Monday 23 February 2009

The Small Time: Make Film not Fame!

Home Video is a free-style genre, a hybrid form of film that is generally not acknowledged in Film Studies or the history of Film with a capital 'F' because it is not 'official'. It is made by people who are not experts in their field. It is an amateur's game. So let us make of it what we want, and let us call for the recognition and acknowledgement of our small time productions.

Popular film and television conventions have certainly influenced the way Home Video is made by YOU the general public, but to what extent is questionable. (What usually happens when someone you know picks up a camera?) Bringing a video camera into an everyday context, a personal context, changes the way people behave, and witnessing the overcoming of that 'camera-freeze' is part of the beauty of home video. Building confidence is part of it.
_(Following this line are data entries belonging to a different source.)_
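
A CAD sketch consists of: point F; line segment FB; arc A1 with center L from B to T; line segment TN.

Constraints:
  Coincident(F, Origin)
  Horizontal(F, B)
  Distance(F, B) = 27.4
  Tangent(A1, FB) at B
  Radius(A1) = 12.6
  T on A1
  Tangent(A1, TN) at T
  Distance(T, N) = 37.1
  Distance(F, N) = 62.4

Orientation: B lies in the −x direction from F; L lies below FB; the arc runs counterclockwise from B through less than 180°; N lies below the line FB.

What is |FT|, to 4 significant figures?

42.27

Checks: ∠(LB, BF) = 90.00° ✓; |LT| = 12.60 ✓; ∠(LT, TN) = 90.00° ✓; |TN| = 37.10 ✓; |FN| = 62.40 ✓.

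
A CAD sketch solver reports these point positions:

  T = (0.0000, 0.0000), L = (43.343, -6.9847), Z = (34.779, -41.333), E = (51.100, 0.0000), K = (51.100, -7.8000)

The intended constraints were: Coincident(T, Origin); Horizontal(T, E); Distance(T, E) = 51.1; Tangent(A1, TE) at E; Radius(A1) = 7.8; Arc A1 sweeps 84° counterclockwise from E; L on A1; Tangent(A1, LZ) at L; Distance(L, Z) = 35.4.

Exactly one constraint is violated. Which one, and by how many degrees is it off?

Tangent(A1, LZ) at L — off by 8.00°.

T = (0.00, 0.00) ✓; T.y = 0.00, E.y = 0.00 ✓; |TE| = 51.10 ✓; ∠(KE, ET) = 90.00° ✓; |KE| = 7.800 ✓; bearing(K→L) − bearing(K→E) = 84.00° ✓; |KL| = 7.800 ✓; ∠(KL, LZ) = 98.00° ✗; |LZ| = 35.40 ✓.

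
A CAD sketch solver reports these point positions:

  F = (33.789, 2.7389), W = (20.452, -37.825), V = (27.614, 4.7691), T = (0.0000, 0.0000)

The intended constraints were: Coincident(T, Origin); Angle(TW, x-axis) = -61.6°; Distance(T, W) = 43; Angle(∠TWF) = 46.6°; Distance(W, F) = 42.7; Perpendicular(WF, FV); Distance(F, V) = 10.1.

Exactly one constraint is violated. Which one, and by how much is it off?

Distance(F, V) = 10.1 — off by 3.60.

T = (0.00, 0.00) ✓; TW at -61.60° ✓; |TW| = 43.00 ✓; ∠TWF = 46.60° ✓; |WF| = 42.70 ✓; ∠(WF, FV) = 90.00° ✓; |FV| = 6.500 ✗.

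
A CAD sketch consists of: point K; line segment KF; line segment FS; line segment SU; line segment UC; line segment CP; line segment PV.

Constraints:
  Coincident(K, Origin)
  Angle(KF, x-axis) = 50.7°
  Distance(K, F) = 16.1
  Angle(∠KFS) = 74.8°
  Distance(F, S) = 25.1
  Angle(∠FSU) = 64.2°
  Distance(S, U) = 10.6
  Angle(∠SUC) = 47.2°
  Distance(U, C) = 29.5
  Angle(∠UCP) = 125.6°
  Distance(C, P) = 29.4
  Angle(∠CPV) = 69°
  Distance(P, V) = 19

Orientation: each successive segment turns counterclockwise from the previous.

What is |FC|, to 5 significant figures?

20.390

K is at the origin; KF runs at 50.7° with length 16.1, so F = (10.197, 12.459). ∠KFS = 74.8° gives FS at 155.90° from the x-axis; with |FS| = 25.1, S = (-12.715, 22.708). ∠FSU = 64.2° gives SU at -88.300° from the x-axis; with |SU| = 10.6, U = (-12.400, 12.113). ∠SUC = 47.2° gives UC at 44.500° from the x-axis; with |UC| = 29.5, C = (8.6406, 32.789). Then |FC| = |C − F| = 20.390.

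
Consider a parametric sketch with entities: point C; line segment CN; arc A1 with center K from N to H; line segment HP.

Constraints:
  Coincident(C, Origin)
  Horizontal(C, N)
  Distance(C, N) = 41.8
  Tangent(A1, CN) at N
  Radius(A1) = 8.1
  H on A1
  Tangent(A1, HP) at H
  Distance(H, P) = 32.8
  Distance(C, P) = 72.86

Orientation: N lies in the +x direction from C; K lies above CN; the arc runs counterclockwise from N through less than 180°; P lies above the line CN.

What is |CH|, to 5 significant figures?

48.976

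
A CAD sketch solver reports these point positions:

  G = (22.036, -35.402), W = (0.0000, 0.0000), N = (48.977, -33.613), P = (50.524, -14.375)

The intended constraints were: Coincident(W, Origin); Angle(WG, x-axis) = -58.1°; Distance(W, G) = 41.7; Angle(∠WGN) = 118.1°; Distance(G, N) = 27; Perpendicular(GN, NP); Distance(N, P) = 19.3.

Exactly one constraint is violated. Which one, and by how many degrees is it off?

Perpendicular(GN, NP) — off by 8.40°.

W = (0.00, 0.00) ✓; WG at -58.10° ✓; |WG| = 41.70 ✓; ∠WGN = 118.1° ✓; |GN| = 27.00 ✓; ∠(GN, NP) = 81.60° ✗; |NP| = 19.30 ✓.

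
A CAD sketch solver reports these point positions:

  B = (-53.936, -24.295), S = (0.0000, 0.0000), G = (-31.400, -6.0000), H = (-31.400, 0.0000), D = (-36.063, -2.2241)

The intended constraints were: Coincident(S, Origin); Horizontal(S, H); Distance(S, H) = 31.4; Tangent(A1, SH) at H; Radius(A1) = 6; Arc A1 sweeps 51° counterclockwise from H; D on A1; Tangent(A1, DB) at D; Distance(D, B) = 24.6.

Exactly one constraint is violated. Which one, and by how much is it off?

Distance(D, B) = 24.6 — off by 3.80.

S = (0.00, 0.00) ✓; S.y = 0.00, H.y = 0.00 ✓; |SH| = 31.40 ✓; ∠(GH, HS) = 90.00° ✓; |GH| = 6.000 ✓; bearing(G→D) − bearing(G→H) = 51.00° ✓; |GD| = 6.000 ✓; ∠(GD, DB) = 90.00° ✓; |DB| = 28.40 ✗.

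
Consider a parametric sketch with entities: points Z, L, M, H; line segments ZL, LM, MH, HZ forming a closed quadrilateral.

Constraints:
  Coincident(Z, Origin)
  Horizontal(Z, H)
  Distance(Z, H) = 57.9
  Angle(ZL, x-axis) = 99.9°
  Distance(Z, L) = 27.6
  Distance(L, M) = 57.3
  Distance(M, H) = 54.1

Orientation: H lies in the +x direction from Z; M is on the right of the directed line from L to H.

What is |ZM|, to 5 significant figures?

30.044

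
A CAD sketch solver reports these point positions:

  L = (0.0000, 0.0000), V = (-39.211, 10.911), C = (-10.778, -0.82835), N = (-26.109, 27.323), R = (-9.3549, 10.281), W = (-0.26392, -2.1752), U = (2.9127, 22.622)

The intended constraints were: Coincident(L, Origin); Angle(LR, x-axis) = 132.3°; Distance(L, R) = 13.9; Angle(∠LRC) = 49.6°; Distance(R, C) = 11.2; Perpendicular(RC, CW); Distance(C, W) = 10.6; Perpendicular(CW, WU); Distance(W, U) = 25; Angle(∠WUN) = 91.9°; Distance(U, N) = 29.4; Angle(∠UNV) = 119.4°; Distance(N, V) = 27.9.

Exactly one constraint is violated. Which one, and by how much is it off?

Distance(N, V) = 27.9 — off by 6.90.

L = (0.00, 0.00) ✓; LR at 132.3° ✓; |LR| = 13.90 ✓; ∠LRC = 49.60° ✓; |RC| = 11.20 ✓; ∠(RC, CW) = 90.00° ✓; |CW| = 10.60 ✓; ∠(CW, WU) = 90.00° ✓; |WU| = 25.00 ✓; ∠WUN = 91.90° ✓; |UN| = 29.40 ✓; ∠UNV = 119.4° ✓; |NV| = 21.00 ✗.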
My mission with the Home Video Series is to document family life in an unconventional way, a poetic way, a brave way. I focus on my relationship with my parents because it is the most important relationship in my life. I owe them my life and now I try to make sense of it. I strive to be playful and varied, to allow duration and repetition to reveal the similarities and differences, connections and idiosyncrasies that exist within and between us family members. I consider the work to be a form of art, of documentary operating outside of traditional documentary conventions, involving sequences of performed actions in the context of 'real-life' relationships.

Influences include filmmakers such as Kieslowski, Jean-Luc Godard, Tarkovsky, Terence Davies and Duane Hopkins.